Altri paesi non hanno avuto la stessa sensibilità pur navigando anch’essi in cattive acque. Ieri, infatti, si è votato in due Land tedeschi per le elezioni regionali, coinvolgendo 15 milioni di persone, e lo stesso si è incominciato a fare in Olanda per il rinnovo del parlamento.

Proprio per limitare i rischi di una accelerazione della pandemia che in Olanda ha un ritmo di trasmissione superiore al nostro - negli ultimi quindici giorni la percentuale di casi per milione è di 66mila contagiati contro i nostri 53mila - è stato deciso di diluire le votazioni lungo tre giorni, dal 15 al 17.  Quando si vuole mantenere fermo un principio, le soluzioni si trovano. In Italia invece abbiamo considerato le elezioni un optional: si possono fare, ma anche no.

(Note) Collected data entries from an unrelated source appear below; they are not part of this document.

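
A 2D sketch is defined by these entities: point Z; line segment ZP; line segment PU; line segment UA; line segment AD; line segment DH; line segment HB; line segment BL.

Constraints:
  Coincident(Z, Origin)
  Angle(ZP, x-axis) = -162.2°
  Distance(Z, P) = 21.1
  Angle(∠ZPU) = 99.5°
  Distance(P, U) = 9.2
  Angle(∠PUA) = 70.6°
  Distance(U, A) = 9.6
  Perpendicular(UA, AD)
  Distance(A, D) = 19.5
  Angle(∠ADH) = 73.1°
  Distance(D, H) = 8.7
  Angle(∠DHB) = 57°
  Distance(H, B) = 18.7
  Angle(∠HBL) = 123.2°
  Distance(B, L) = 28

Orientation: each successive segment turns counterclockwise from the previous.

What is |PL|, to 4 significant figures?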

Anche se questo ragionamento può apparire forzato, non possiamo far finta di nulla. Perché esiste una tensione in sé tra i provvedimenti per contenere la pandemia e la vita democratica. Già al momento del primo lockdown emersero perplessità su misure così limitative delle libertà personali. 

Il limite ai limiti

Le restrizioni ad alcuni diritti fondamentali - libera circolazione, culto, riunione, per fare alcuni esempi - sono state considerate necessarie per fronteggiare una situazione improvvisa, imprevista e devastante. Hanno creato quello che il giurista Tomaso Epidendio ha definito uno “stato di eccezione debole”. Nella primavera scorsa le restrizioni alle libertà costituzionalmente garantite sono considerate accettabili perché dovevano essere un unicum, qualcosa di circoscritto nel tempo (e nello spazio).

Dopo un anno, siamo allo stesso punto. Ovviamente, il “liberi tutti” può essere invocato solo da un incosciente. Tuttavia, affiora il rischio di una assuefazione alla compressione di diritti fondamentali: dopo che dei limiti sono stati introdotti, tolti e reintrodotti più volte, si arriva ad una “normalità della eccezione” che finisce per legittimare ogni eccezione rispetto a quanto garantito dalla costituzione.

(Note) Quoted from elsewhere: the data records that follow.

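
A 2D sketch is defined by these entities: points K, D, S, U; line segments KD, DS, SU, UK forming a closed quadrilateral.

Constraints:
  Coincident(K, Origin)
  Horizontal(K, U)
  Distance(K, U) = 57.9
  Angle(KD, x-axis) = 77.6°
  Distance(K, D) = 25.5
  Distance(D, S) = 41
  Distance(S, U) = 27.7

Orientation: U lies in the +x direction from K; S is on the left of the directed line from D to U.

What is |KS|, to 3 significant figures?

52.9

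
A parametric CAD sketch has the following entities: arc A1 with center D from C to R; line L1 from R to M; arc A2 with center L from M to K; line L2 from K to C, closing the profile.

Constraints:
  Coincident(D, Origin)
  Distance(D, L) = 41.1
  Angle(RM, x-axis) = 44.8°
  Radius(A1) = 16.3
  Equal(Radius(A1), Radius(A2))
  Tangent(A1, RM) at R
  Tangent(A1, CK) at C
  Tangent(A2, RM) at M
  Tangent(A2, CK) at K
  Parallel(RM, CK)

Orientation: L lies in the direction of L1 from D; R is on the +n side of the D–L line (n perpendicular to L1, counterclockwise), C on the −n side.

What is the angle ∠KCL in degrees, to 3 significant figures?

21.6°

The slot axis is L1's direction at 44.8°, so u = (cos 44.8°, sin 44.8°) = (0.710, 0.705) and n = (−sin 44.8°, cos 44.8°) = (-0.705, 0.710). D is at the origin and L lies 41.1 along u from D, so L = 41.1·u = (29.2, 29.0). Tangency of A1 to both parallel lines with radius 16.3 puts R and C at D ± 16.3·n: R = (-11.5, 11.6), C = (11.5, -11.6). Equal radii place M and K the same way about L: M = L + 16.3·n = (17.7, 40.5), K = L − 16.3·n = (40.6, 17.4). Then cos ∠KCL = CK·CL / (|CK||CL|), giving 21.6°.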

Vale allora riproporre gli interrogativi sollevati allora sulla possibile convivenza tra democrazia ed epidemia, tra “contagio e libertà” (dal titolo delle riflessioni scritte con Nadia Urbinati, Laterza editore, 2020.)  Dove deve arrestarsi lo Stato nell’imporci norme per la nostra salvezza, quanto queste investono direttamente il nostro ambito privato, i nostri affetti, il nostro lavoro. Quanto possono intrudere la nostra vita?

Delegare tutto allo Stato

Se deleghiamo allo Stato tutto, a cominciare dalla nostra vita fisica, diventa poi difficile limitare il suo intervento ed eventualmente chiedere il rispetto dei diritti quando viene invocato un bene superiore.

La limitazione ai diritti, comune a molti altri paesi ma non al punto da sospendere le elezioni, cala in un sistema politico come il nostro che ha una cultura politica diversa: altrove nessuno ha mai pensato di chiedere i “pieni poteri”.

Se un politico del genere, Matteo Salvini per chi se lo fosse dimenticato, fosse oggi al posto di Mario Draghi ci sentiremmo ben più a disagio – per usare un eufemismo - per le restrizioni oggi adottate. Ma chi ci garantisce che, con governanti al mojito, in una ipotetica situazione di fortissima tensione sociale provocata dalla crisi economica, non venga invocata l’adozione di misure restrittive delle libertà, di nuovo in base all’articolo16 della Costituzione che, oltre ad interventi straordinari per la protezione della salute, cita anche la “sicurezza”.

Per questo l’indifferenza che ha accolto la rinuncia ad esercitare il diritto di voto alle amministrative e la ricezione passiva della ferma opposizione del Presidente a nuove elezioni politiche in tempi rapidi, lascia perplessi. Rimandare la democrazia a tempi migliori da la sensazione che la voce dei cittadini sai un optional, e bastino gli ottimati a risolvere tutto.